As far as wanting your mom to hug you, keep you safe "so you don't have to face the world"... well shifting out of child mind and into adult mind if you can do so is more beneficial but of course as you deal not just with the relationship, the seriousness of your mom's health issues... but also the "death" of a fantasy that stemmed from a very real unmet want/need/desire... well, you got us to help you work through it or listen Sammy, 'k?
 
@Ms Spock and @Nighthawk
Thank you very much, I know you have the same issues and I know that you feel the same as me on a lot of things, it means a lot that you are there.

@The Albatross,

Thanks for the replies, I have read them through a few times, and you are right in what you say, thank you for the information. You write with a very wise pen. Thank you for taking the time to reply.
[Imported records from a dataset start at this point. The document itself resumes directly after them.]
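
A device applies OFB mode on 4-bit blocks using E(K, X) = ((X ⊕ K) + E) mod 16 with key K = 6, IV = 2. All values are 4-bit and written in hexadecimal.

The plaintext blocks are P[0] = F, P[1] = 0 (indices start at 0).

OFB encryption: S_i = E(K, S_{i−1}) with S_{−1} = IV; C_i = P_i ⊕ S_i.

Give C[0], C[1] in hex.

C[0] = D, C[1] = 2

C[0]: S = E(K, 2) = 2; F ⊕ 2 = D.
C[1]: S = E(K, 2) = 2; 0 ⊕ 2 = 2.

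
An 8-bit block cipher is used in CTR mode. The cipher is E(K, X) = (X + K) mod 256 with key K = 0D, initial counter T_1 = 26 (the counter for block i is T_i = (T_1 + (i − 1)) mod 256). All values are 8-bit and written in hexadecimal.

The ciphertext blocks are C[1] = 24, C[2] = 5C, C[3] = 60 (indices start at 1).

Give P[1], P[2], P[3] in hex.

CTR decryption: S_i = E(K, T_i) where T_i is the counter for block i; P_i = C_i ⊕ S_i.
P[1]: T = 26, S = E(K, T) = 33; 24 ⊕ 33 = 17.
P[2]: T = 27, S = E(K, T) = 34; 5C ⊕ 34 = 68.
P[3]: T = 28, S = E(K, T) = 35; 60 ⊕ 35 = 55.

P[1] = 17, P[2] = 68, P[3] = 55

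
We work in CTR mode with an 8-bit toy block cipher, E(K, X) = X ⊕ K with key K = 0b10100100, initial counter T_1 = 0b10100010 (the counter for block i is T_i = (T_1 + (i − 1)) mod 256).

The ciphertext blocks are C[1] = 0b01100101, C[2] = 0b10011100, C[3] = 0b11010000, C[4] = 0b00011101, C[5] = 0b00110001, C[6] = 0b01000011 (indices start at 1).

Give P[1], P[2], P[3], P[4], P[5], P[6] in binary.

P[1] = 0b01100011, P[2] = 0b10011011, P[3] = 0b11010000, P[4] = 0b00011100, P[5] = 0b00110011, P[6] = 0b01000000

CTR decryption: S_i = E(K, T_i) where T_i is the counter for block i; P_i = C_i ⊕ S_i.
P[1]: T = 0b10100010, S = E(K, T) = 0b00000110; 0b01100101 ⊕ 0b00000110 = 0b01100011.
P[2]: T = 0b10100011, S = E(K, T) = 0b00000111; 0b10011100 ⊕ 0b00000111 = 0b10011011.
P[3]: T = 0b10100100, S = E(K, T) = 0b00000000; 0b11010000 ⊕ 0b00000000 = 0b11010000.
P[4]: T = 0b10100101, S = E(K, T) = 0b00000001; 0b00011101 ⊕ 0b00000001 = 0b00011100.
P[5]: T = 0b10100110, S = E(K, T) = 0b00000010; 0b00110001 ⊕ 0b00000010 = 0b00110011.
P[6]: T = 0b10100111, S = E(K, T) = 0b00000011; 0b01000011 ⊕ 0b00000011 = 0b01000000.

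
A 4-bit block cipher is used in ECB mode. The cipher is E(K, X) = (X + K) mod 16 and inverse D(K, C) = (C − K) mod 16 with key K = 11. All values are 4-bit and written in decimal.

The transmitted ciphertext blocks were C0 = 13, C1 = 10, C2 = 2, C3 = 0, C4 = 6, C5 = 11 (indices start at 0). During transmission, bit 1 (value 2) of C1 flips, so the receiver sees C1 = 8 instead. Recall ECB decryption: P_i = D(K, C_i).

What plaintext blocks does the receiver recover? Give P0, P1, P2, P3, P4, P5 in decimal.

Only C1 changed, to 8. In ECB, a change in C_i affects only P_i. Decrypting the received ciphertext:
P0: D(K, 13) = 2.
P1: D(K, 8) = 13.
P2: D(K, 2) = 7.
P3: D(K, 0) = 5.
P4: D(K, 6) = 11.
P5: D(K, 11) = 0.
Blocks that differ from the original plaintext: P1.

P0 = 2, P1 = 13, P2 = 7, P3 = 5, P4 = 11, P5 = 0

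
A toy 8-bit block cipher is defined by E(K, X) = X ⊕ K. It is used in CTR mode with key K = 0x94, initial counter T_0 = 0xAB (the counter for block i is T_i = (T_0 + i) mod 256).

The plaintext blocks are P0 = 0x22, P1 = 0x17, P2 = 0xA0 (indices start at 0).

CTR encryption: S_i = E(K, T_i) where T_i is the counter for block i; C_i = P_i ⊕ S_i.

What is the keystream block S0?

0x3F

C0: T = 0xAB, S = E(K, T) = 0x3F; 0x22 ⊕ 0x3F = 0x1D.
So S0 = 0x3F.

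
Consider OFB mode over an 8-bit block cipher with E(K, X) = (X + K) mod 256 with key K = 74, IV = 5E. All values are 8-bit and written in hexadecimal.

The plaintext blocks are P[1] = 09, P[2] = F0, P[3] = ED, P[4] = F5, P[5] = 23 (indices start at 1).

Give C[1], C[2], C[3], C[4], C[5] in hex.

C[1] = DB, C[2] = B6, C[3] = 57, C[4] = DB, C[5] = 81

OFB encryption: S_i = E(K, S_{i−1}) with S_{0} = IV; C_i = P_i ⊕ S_i.
C[1]: S = E(K, 5E) = D2; 09 ⊕ D2 = DB.
C[2]: S = E(K, D2) = 46; F0 ⊕ 46 = B6.
C[3]: S = E(K, 46) = BA; ED ⊕ BA = 57.
C[4]: S = E(K, BA) = 2E; F5 ⊕ 2E = DB.
C[5]: S = E(K, 2E) = A2; 23 ⊕ A2 = 81.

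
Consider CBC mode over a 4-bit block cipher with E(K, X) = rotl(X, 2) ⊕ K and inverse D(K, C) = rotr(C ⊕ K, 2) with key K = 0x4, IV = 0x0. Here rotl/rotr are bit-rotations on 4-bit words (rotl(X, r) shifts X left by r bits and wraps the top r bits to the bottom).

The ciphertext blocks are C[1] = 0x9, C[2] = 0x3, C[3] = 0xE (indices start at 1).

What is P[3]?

P[3] = 0x9

CBC decryption: P_i = D(K, C_i) ⊕ C_{i−1}, with C_{0} = IV.
P[3]: D(K, 0xE) = 0xA; 0xA ⊕ 0x3 = 0x9.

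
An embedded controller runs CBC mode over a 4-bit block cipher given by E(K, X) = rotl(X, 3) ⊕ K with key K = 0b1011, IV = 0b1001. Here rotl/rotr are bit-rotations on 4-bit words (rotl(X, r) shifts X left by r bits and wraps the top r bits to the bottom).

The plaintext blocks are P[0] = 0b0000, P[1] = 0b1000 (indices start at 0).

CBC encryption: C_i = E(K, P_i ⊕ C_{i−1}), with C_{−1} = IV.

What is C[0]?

C[0] = 0b0111

C[0]: P[0] ⊕ 0b1001 = 0b1001; E(K, 0b1001) = 0b0111.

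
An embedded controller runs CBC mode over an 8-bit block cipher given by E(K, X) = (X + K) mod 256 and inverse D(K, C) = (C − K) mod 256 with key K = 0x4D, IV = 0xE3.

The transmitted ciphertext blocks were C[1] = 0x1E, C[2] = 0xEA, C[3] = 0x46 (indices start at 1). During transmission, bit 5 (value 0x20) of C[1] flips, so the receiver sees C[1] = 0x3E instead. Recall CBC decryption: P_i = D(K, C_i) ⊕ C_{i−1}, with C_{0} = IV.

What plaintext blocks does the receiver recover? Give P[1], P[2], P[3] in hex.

Only C[1] changed, to 0x3E. In CBC, a change in C_i garbles P_i and flips the same bit in P_{i+1}. Decrypting the received ciphertext:
P[1]: D(K, 0x3E) = 0xF1; 0xF1 ⊕ 0xE3 = 0x12.
P[2]: D(K, 0xEA) = 0x9D; 0x9D ⊕ 0x3E = 0xA3.
P[3]: D(K, 0x46) = 0xF9; 0xF9 ⊕ 0xEA = 0x13.
Blocks that differ from the original plaintext: P[1], P[2].

P[1] = 0x12, P[2] = 0xA3, P[3] = 0x13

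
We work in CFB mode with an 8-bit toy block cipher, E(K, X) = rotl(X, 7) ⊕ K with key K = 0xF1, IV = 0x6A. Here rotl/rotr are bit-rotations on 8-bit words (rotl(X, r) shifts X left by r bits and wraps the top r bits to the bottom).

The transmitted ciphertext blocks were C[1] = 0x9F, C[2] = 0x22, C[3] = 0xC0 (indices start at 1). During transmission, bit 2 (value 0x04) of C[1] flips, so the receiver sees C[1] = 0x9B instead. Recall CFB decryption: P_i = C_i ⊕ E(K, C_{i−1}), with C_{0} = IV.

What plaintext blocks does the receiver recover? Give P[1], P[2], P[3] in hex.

Only C[1] changed, to 0x9B. In CFB, a change in C_i flips the same bit in P_i and garbles P_{i+1}. Decrypting the received ciphertext:
P[1]: E(K, 0x6A) = 0xC4; 0x9B ⊕ 0xC4 = 0x5F.
P[2]: E(K, 0x9B) = 0x3C; 0x22 ⊕ 0x3C = 0x1E.
P[3]: E(K, 0x22) = 0xE0; 0xC0 ⊕ 0xE0 = 0x20.
Blocks that differ from the original plaintext: P[1], P[2].

P[1] = 0x5F, P[2] = 0x1E, P[3] = 0x20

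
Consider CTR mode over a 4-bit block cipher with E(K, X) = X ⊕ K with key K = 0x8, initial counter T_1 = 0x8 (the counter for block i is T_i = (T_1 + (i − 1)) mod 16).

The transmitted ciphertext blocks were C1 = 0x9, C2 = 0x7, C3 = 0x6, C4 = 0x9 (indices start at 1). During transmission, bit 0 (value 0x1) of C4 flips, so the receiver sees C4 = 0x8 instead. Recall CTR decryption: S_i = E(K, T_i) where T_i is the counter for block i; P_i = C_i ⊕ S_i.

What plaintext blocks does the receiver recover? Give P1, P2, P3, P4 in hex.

P1 = 0x9, P2 = 0x6, P3 = 0x4, P4 = 0xB

Only C4 changed, to 0x8. In CTR, a change in C_i flips the same bit in P_i only; the keystream is unaffected. Decrypting the received ciphertext:
P1: T = 0x8, S = E(K, T) = 0x0; 0x9 ⊕ 0x0 = 0x9.
P2: T = 0x9, S = E(K, T) = 0x1; 0x7 ⊕ 0x1 = 0x6.
P3: T = 0xA, S = E(K, T) = 0x2; 0x6 ⊕ 0x2 = 0x4.
P4: T = 0xB, S = E(K, T) = 0x3; 0x8 ⊕ 0x3 = 0xB.
Blocks that differ from the original plaintext: P4.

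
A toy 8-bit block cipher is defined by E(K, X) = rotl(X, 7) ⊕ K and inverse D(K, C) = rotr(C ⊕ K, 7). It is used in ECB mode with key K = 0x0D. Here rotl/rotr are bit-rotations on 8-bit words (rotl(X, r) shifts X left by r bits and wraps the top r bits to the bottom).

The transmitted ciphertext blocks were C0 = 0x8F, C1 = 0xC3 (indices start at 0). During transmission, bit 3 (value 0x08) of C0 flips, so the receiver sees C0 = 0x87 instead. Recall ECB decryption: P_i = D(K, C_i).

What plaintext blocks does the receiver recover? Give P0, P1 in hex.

P0 = 0x15, P1 = 0x9D

Only C0 changed, to 0x87. In ECB, a change in C_i affects only P_i. Decrypting the received ciphertext:
P0: D(K, 0x87) = 0x15.
P1: D(K, 0xC3) = 0x9D.
Blocks that differ from the original plaintext: P0.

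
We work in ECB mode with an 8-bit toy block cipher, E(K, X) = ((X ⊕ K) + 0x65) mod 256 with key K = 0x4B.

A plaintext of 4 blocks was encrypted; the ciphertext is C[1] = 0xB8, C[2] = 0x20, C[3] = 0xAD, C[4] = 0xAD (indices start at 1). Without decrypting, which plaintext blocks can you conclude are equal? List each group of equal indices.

P[3] = P[4]

ECB encrypts each block independently with the same key, so equal ciphertext blocks imply equal plaintext blocks.
C[3] = C[4] = 0xAD, so P[3] = P[4].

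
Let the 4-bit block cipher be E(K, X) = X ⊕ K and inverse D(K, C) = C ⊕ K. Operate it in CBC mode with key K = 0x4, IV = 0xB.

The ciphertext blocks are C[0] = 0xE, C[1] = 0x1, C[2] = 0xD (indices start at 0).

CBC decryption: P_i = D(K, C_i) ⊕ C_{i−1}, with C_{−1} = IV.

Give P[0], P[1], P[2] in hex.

P[0]: D(K, 0xE) = 0xA; 0xA ⊕ 0xB = 0x1.
P[1]: D(K, 0x1) = 0x5; 0x5 ⊕ 0xE = 0xB.
P[2]: D(K, 0xD) = 0x9; 0x9 ⊕ 0x1 = 0x8.

P[0] = 0x1, P[1] = 0xB, P[2] = 0x8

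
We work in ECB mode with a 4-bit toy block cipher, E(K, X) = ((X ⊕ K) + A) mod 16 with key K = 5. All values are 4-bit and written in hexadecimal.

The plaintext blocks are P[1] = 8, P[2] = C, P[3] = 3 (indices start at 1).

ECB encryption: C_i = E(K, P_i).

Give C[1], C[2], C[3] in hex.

C[1]: E(K, 8) = 7.
C[2]: E(K, C) = 3.
C[3]: E(K, 3) = 0.

C[1] = 7, C[2] = 3, C[3] = 0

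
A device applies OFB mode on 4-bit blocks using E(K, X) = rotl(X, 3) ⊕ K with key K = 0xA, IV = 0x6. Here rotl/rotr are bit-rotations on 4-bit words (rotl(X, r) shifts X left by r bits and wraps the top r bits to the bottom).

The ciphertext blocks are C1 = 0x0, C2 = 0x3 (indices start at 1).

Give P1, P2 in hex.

P1 = 0x9, P2 = 0x5

OFB decryption: S_i = E(K, S_{i−1}) with S_{0} = IV; P_i = C_i ⊕ S_i.
P1: S = E(K, 0x6) = 0x9; 0x0 ⊕ 0x9 = 0x9.
P2: S = E(K, 0x9) = 0x6; 0x3 ⊕ 0x6 = 0x5.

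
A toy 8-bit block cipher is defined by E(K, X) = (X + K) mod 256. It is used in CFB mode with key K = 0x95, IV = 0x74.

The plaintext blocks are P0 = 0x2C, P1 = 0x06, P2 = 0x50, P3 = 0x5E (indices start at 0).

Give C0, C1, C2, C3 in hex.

CFB encryption: C_i = P_i ⊕ E(K, C_{i−1}), with C_{−1} = IV.
C0: E(K, 0x74) = 0x09; 0x2C ⊕ 0x09 = 0x25.
C1: E(K, 0x25) = 0xBA; 0x06 ⊕ 0xBA = 0xBC.
C2: E(K, 0xBC) = 0x51; 0x50 ⊕ 0x51 = 0x01.
C3: E(K, 0x01) = 0x96; 0x5E ⊕ 0x96 = 0xC8.

C0 = 0x25, C1 = 0xBC, C2 = 0x01, C3 = 0xC8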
I went to visit on Thursday and she is pretty much just holding her own, they have no idea how long she can just tick along. It will be when the fluid takes over and puts to much stress on her heart or a major organ shuts down. Isn't the human body so amazing how it can just keep going, even under the hardest of circumstances.

I didn't think anything could get any worse but my friend has just told me that she has melanoma, she had it operated on and they have to re operate on it now. I just sat there and felt numb I couldn't believe what I was hearing. In the mail I got an invitation from the hospice for a four week grief course from when My adopted beach mum died on Mother's Day and I thought mmmm I wonder if you can do it in advance before my mum dies or for my other mum that passed away or for just both.

I just don't think I could go it's in a group and I find that I don't want to go anywhere, if a had the choice I would just curl up in a cave and never come out. I know that is a crappy attitude, but at the moment that is just how I'm feeling. I don't want to see anyone or go anywhere.